The FCC’s approval stated the commission does not think the merger will harm competition in government satellite services, aviation services, and maritime communications services, broadly because the companies either do not compete directly, or there is enough competition in the market, which is evolving with new entrants in Low-Earth Orbit (LEO) and Medium-Earth Orbit (MEO).
The FCC denied a petition from SpaceX to block the deal. SpaceX argued that Viasat operates in certain spectrum bands in violation of its license. But the FCC denied the petition on precedent that it does not block applications “as a means of dealing with pre-existing disputes between parties regarding licenses previously held by an acquiring applicant.”

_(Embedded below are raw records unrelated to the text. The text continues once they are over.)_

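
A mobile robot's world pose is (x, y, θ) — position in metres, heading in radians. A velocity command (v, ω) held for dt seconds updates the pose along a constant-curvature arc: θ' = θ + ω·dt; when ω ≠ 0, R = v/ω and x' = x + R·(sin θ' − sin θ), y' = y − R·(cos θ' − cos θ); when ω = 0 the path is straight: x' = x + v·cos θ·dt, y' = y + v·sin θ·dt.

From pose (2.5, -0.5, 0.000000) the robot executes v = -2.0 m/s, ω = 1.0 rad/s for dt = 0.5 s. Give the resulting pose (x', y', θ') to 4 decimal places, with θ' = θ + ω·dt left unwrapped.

θ' = 0.0000 + 1.0·0.5 = 0.5000
R = v/ω = -2.0/1.0 = -2.0000
x' = 2.5 + -2.0000·(sin 0.5000 − sin 0.0000) = 1.5411
y' = -0.5 − -2.0000·(cos 0.5000 − cos 0.0000) = -0.7448

(1.5411, -0.7448, 0.5000)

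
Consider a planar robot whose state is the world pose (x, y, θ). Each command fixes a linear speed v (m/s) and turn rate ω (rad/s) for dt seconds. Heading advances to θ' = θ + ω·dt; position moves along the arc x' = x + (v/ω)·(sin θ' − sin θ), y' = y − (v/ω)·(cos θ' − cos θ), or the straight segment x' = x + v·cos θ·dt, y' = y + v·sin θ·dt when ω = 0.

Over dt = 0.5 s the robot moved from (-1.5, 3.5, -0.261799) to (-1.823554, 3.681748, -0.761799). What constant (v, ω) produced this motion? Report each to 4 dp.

v = -0.7500, ω = -1.0000

Δθ = -0.761799 − -0.261799 = -0.500000
ω = Δθ/dt = -0.500000/0.5 = -1.0000
R = Δx/(sin θ' − sin θ) = 0.7500
v = R·ω = 0.7500·-1.0000 = -0.7500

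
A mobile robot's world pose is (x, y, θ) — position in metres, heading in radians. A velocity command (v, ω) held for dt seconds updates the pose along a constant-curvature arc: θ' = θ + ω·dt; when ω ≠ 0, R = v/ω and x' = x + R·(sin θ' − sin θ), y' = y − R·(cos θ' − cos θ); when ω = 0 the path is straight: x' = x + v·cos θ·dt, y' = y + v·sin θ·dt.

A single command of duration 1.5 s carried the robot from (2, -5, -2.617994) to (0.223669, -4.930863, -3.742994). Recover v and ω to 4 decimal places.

Δθ = -3.742994 − -2.617994 = -1.125000
ω = Δθ/dt = -1.125000/1.5 = -0.7500
R = Δx/(sin θ' − sin θ) = -1.6667
v = R·ω = -1.6667·-0.7500 = 1.2500

v = 1.2500, ω = -0.7500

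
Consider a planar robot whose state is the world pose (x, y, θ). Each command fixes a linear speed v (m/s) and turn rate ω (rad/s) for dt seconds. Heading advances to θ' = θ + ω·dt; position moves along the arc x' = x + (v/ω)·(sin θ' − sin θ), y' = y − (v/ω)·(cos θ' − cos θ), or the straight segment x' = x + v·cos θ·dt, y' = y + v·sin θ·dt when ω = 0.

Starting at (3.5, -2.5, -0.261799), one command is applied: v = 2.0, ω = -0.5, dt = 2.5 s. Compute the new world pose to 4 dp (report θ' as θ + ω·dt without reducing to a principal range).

θ' = -0.2618 + -0.5·2.5 = -1.5118
R = v/ω = 2.0/-0.5 = -4.0000
x' = 3.5 + -4.0000·(sin -1.5118 − sin -0.2618) = 6.4578
y' = -2.5 − -4.0000·(cos -1.5118 − cos -0.2618) = -6.1279

(6.4578, -6.1279, -1.5118)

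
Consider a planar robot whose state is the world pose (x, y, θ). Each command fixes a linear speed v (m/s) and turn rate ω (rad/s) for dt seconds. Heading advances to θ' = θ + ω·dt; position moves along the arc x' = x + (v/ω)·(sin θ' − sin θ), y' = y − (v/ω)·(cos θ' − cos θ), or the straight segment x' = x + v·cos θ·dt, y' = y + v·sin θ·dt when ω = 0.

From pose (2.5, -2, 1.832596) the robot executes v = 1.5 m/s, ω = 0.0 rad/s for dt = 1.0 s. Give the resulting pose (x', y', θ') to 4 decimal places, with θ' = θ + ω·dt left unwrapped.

θ' = 1.8326 + 0.0·1.0 = 1.8326
ω = 0 → straight: x' = 2.5 + 1.5·cos(1.8326)·1.0 = 2.1118
y' = -2 + 1.5·sin(1.8326)·1.0 = -0.5511

(2.1118, -0.5511, 1.8326)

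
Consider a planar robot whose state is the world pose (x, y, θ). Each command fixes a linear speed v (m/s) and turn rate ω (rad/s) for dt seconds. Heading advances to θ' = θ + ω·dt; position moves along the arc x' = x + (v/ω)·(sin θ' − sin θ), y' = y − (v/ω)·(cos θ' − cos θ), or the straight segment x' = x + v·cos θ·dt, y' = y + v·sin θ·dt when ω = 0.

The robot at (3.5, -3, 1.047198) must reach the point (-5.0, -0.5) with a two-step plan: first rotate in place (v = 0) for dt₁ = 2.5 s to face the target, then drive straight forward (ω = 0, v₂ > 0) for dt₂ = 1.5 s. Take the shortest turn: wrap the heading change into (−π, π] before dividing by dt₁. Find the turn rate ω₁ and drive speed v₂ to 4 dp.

ω₁ = 0.7233, v₂ = 5.9067

heading to target = atan2(-0.5−-3, -5−3.5) = 2.8555
Δθ = wrap(2.8555 − 1.0472) = 1.8083; ω₁ = Δθ/dt₁ = 0.7233
distance = √((-5−3.5)² + (-0.5−-3)²) = 8.8600; v₂ = distance/dt₂ = 5.9067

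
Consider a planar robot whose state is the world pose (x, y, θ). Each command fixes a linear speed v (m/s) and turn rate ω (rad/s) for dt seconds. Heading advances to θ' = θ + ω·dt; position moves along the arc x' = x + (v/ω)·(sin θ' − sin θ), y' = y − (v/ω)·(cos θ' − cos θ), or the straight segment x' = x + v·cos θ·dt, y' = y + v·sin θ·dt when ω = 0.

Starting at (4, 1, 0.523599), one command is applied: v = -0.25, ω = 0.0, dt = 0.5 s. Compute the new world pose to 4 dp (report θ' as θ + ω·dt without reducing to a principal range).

θ' = 0.5236 + 0.0·0.5 = 0.5236
ω = 0 → straight: x' = 4 + -0.25·cos(0.5236)·0.5 = 3.8917
y' = 1 + -0.25·sin(0.5236)·0.5 = 0.9375

(3.8917, 0.9375, 0.5236)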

Viasat said it expects the transaction is expected to close later this month, but it is still subject to approval from the European Commission (EC). The EC is investigating concerns that the merger will hurt competition in the in-flight connectivity (IFC) market. The EC investigation has a June 29 deadline.
A similar review in the U.K. by the Competition and Markets Authority (CMA) recently approved the deal. The CMA found that while the companies compete closely in the IFC market, the deal would not substantially reduce competition for services on flights for U.K. customers due to growing competition from Starlink and other players.